Log cabins to live in are often used as holiday homes or weekend cottages. So they are by design smaller than log cabins used as main family houses. However, sparing living space is always a good idea, and having the heating element under the floor will free up wall space. No need for wall mounted radiators or stoves or any heating elements using up the precious living space.

It is nice to feel the heat underfoot, especially coming in from the snow or nasty, wet weather with cold feet to relax in the comfort of your log cabin, your feet will just love feeling the warmth of the floor.

Another big advantage is the low temperature on which underfloor heatings run. A lower temperature will always be much easier to heat up for any heating system, be it a burning stove or a heat pump. For solar powered systems, it is one of their main prerequisites for effective function that the water entering the heating element has a low temperature. That way, the potential difference from cold water to heated water becomes much bigger.

Another advantage becomes relevant, when you have your log cabin installed near your main house being heated by a central heating system. While a central heating system with wall mounted radiators runs on higher temperatures than an underfloor heating, you could extend two pipes, one going to the log cabin for hot water and one going back to the main house for cooler water that has already given away its heat into the inside of the log cabin.

Mixing valves and thermostats may help you to get a water temperature suited for the underfloor heating. Depending on the distance from the house to the log cabin and how well you could insulate the heat water pipe, it might have lost some of its heat already on the way.

Of course other solutions like central heat storing water tanks powered by stoves, solar or heat from external heatings are also possible in residential log cabins.

How do underfloor heatings in log cabins work?

Generally the function in a log cabin is the same as in any other house: hot or warm water is circulated through tubes or rather a grid of tubes in the floor. The heating follows two main principles: The warm floor radiates heat and air heats up at the surface of the floor and rises up to make way for cooler air to get heated up as well. Radiation and convection.

Valves and thermostats can regulate the temperature for every circuit, so you have the option to provide different rooms with different circuits, and the temperature in each of them is regulated automatically by the central control unit adjusting the water temperature for each room, or by speeding up or slowing down the speed of the water flow.

Of course, you will have the floor below the grid insulated very well, not to lose heat into the ground and it might also be good to rather have a thinner floor layer above the grid than a thicker one. Except you would like to use the floor as a heat storage. If you embed your tubes in a thick layer of concrete, you will need quite a lot of energy to heat the concrete up, but after that, the heated mass will continue giving off heat for many hours.

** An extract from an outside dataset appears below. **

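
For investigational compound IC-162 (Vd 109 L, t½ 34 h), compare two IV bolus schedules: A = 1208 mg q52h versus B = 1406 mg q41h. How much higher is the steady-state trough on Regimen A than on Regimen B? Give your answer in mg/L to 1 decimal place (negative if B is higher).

Regimen A: f = (1/2)^(52/34) ≈ 0.3464; Cmin,ss = (1208/109)·f/(1−f) ≈ 5.874 mg/L.
Regimen B: f = (1/2)^(41/34) ≈ 0.4335; Cmin,ss = (1406/109)·f/(1−f) ≈ 9.871 mg/L.
Difference ≈ 5.874 − 9.871 ≈ -3.997 mg/L.

-4.0 mg/L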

There are also electrically powered underfloor heatings. However, due to their energy consumption, they are probably better suited for smaller log cabins. For 20m², you might have to pay more than £1,000 for a kit of 3,000W.  But they are very easily installed, plugged into a socket and just go under a carpet.

What type of flooring is suited best for an underfloor heating in a log cabin?

Usually, you will have a floor of wooden planks in your log cabin. This is a good base to build on, as the timber with its excellent insulating properties provides a good insulation to the ground. Often times the floor planks do have a good underfloor ventilation so that the insulation for the underfloor heating can be laid directly onto them. The tubes go onto the insulation and the final floor goes above them. A rather dense grid of supporting beams might be advisable to keep the floor itself thin and therefore allow an easy passage of the heat into the room.

Dry screed is also a good option. You could integrate the tubes into a pattern of a double layer of dry screed, and finish it with any surface like tiles, wood, carpet, stone or vinyl.